A PCR thermocycler is loaded with the extracted RNA and master mix, and the temperature is set to run the PCR reaction. Cleavage of a fluorophore quenching probe during this reaction generates a fluorescence signal that is detected by the thermocycler and the progress of amplification is recorded. Positive and negative controls should be included whenever an RT-PCR reaction is performed, making interpretation of results easy and strict (Chan et al., 2020). RT-PCR and some biosensor-based diagnostic kits can detect SARS-CoV-2 nucleotides in faecal samples or wastewater that may be a warning of an infectious disease outbreak in a particular area.

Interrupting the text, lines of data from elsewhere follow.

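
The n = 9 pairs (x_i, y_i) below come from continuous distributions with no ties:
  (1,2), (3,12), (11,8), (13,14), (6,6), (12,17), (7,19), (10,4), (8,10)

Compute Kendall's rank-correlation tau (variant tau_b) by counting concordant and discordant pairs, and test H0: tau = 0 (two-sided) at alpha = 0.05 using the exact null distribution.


Step 1: Enumerate the 36 unordered pairs (i,j) with i<j and classify each by sign(x_j-x_i) * sign(y_j-y_i).
  (1,2):dx=+2,dy=+10->C; (1,3):dx=+10,dy=+6->C; (1,4):dx=+12,dy=+12->C; (1,5):dx=+5,dy=+4->C
  (1,6):dx=+11,dy=+15->C; (1,7):dx=+6,dy=+17->C; (1,8):dx=+9,dy=+2->C; (1,9):dx=+7,dy=+8->C
  (2,3):dx=+8,dy=-4->D; (2,4):dx=+10,dy=+2->C; (2,5):dx=+3,dy=-6->D; (2,6):dx=+9,dy=+5->C
  (2,7):dx=+4,dy=+7->C; (2,8):dx=+7,dy=-8->D; (2,9):dx=+5,dy=-2->D; (3,4):dx=+2,dy=+6->C
  (3,5):dx=-5,dy=-2->C; (3,6):dx=+1,dy=+9->C; (3,7):dx=-4,dy=+11->D; (3,8):dx=-1,dy=-4->C
  (3,9):dx=-3,dy=+2->D; (4,5):dx=-7,dy=-8->C; (4,6):dx=-1,dy=+3->D; (4,7):dx=-6,dy=+5->D
  (4,8):dx=-3,dy=-10->C; (4,9):dx=-5,dy=-4->C; (5,6):dx=+6,dy=+11->C; (5,7):dx=+1,dy=+13->C
  (5,8):dx=+4,dy=-2->D; (5,9):dx=+2,dy=+4->C; (6,7):dx=-5,dy=+2->D; (6,8):dx=-2,dy=-13->C
  (6,9):dx=-4,dy=-7->C; (7,8):dx=+3,dy=-15->D; (7,9):dx=+1,dy=-9->D; (8,9):dx=-2,dy=+6->D
Step 2: C = 23, D = 13, total pairs = 36.
Step 3: tau = (C - D)/(n(n-1)/2) = (23 - 13)/36 = 0.277778.
Step 4: Exact two-sided p-value (enumerate n! = 362880 permutations of y under H0): p = 0.358488.
Step 5: alpha = 0.05. fail to reject H0.

tau_b = 0.2778 (C=23, D=13), p = 0.358488, fail to reject H0.


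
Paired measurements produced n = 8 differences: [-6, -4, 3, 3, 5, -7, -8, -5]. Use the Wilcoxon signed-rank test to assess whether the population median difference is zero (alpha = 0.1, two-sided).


Step 1: Drop any zero differences (none here) and take |d_i|.
|d| = [6, 4, 3, 3, 5, 7, 8, 5]
Step 2: Midrank |d_i| (ties get averaged ranks).
ranks: |6|->6, |4|->3, |3|->1.5, |3|->1.5, |5|->4.5, |7|->7, |8|->8, |5|->4.5
Step 3: Attach original signs; sum ranks with positive sign and with negative sign.
W+ = 1.5 + 1.5 + 4.5 = 7.5
W- = 6 + 3 + 7 + 8 + 4.5 = 28.5
(Check: W+ + W- = 36 should equal n(n+1)/2 = 36.)
Step 4: Test statistic W = min(W+, W-) = 7.5.
Step 5: Ties in |d|, so use the tie-corrected normal approximation.
        E[W] = n(n+1)/4 = 8*9/4 = 18.
        Tie groups: |d|=3 (t=2), |d|=5 (t=2); sum(t^3 - t) = 12.
        Var[W] = n(n+1)(2n+1)/24 - sum(t^3-t)/48 = 1224/24 - 12/48 = 50.75.
        z = (W - E[W]) / sqrt(Var[W]) = (7.5 - 18) / 7.1239 = -1.4739.
        Two-sided p = 2*Phi(z) = 0.140506.
Step 6: alpha = 0.1. fail to reject H0.

W+ = 7.5, W- = 28.5, W = min = 7.5, p = 0.140506, fail to reject H0.


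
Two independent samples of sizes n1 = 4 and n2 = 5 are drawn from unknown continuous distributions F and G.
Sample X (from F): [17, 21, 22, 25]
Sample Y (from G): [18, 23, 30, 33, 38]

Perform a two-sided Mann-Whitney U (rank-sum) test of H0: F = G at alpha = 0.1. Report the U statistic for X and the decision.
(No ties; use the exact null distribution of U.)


Step 1: Combine and sort all 9 observations; assign midranks.
sorted (value, group): (17,X), (18,Y), (21,X), (22,X), (23,Y), (25,X), (30,Y), (33,Y), (38,Y)
ranks: 17->1, 18->2, 21->3, 22->4, 23->5, 25->6, 30->7, 33->8, 38->9
Step 2: Rank sum for X: R1 = 1 + 3 + 4 + 6 = 14.
Step 3: U_X = R1 - n1(n1+1)/2 = 14 - 4*5/2 = 14 - 10 = 4.
       U_Y = n1*n2 - U_X = 20 - 4 = 16.
Step 4: No ties, so the exact null distribution of U (based on enumerating the C(9,4) = 126 equally likely rank assignments) gives the two-sided p-value.
Step 5: p-value = 0.190476; compare to alpha = 0.1. fail to reject H0.

U_X = 4, p = 0.190476, fail to reject H0 at alpha = 0.1.


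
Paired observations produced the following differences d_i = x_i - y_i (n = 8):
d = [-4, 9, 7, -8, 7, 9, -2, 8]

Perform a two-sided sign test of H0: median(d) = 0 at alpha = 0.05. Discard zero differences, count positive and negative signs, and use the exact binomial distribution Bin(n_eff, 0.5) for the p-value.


Step 1: Discard zero differences. Original n = 8; n_eff = number of nonzero differences = 8.
Nonzero differences (with sign): -4, +9, +7, -8, +7, +9, -2, +8
Step 2: Count signs: positive = 5, negative = 3.
Step 3: Under H0: P(positive) = 0.5, so the number of positives S ~ Bin(8, 0.5).
Step 4: Two-sided exact p-value = sum of Bin(8,0.5) probabilities at or below the observed probability = 0.726562.
Step 5: alpha = 0.05. fail to reject H0.

n_eff = 8, pos = 5, neg = 3, p = 0.726562, fail to reject H0.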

SARS-CoV-2 can survive from hours to days in untreated wastewater (Orive et al., 2020). RT-PCR is a sensitive and rapid screening tool in molecular diagnostics. It can detect and amplify even a few copies of a specific genomic sequence in a variety of samples but depends on certain aspects to provide reliable results, such as proper sample collection, transport, storage, and processing (Afzal, 2020). It has been used for the detection of various viruses such as adenoviruses, rotaviruses, astroviruses, and many enteric viruses isolated from faecal samples (Kowada et al., 2018).

A major drawback of this technique is the need for a well-equipped laboratory and technical staff to manage the experiment, which cannot mitigate the increasing demand for rapid tests during pandemic situations such as COVID-19 (Bustin and Nolan, 2004). RT-PCR-based kits are very expensive and take a long time to deliver results, making it essential to seek other rapid and reliable diagnostic methods (Hofman et al., 2020; Sheridan 2020b).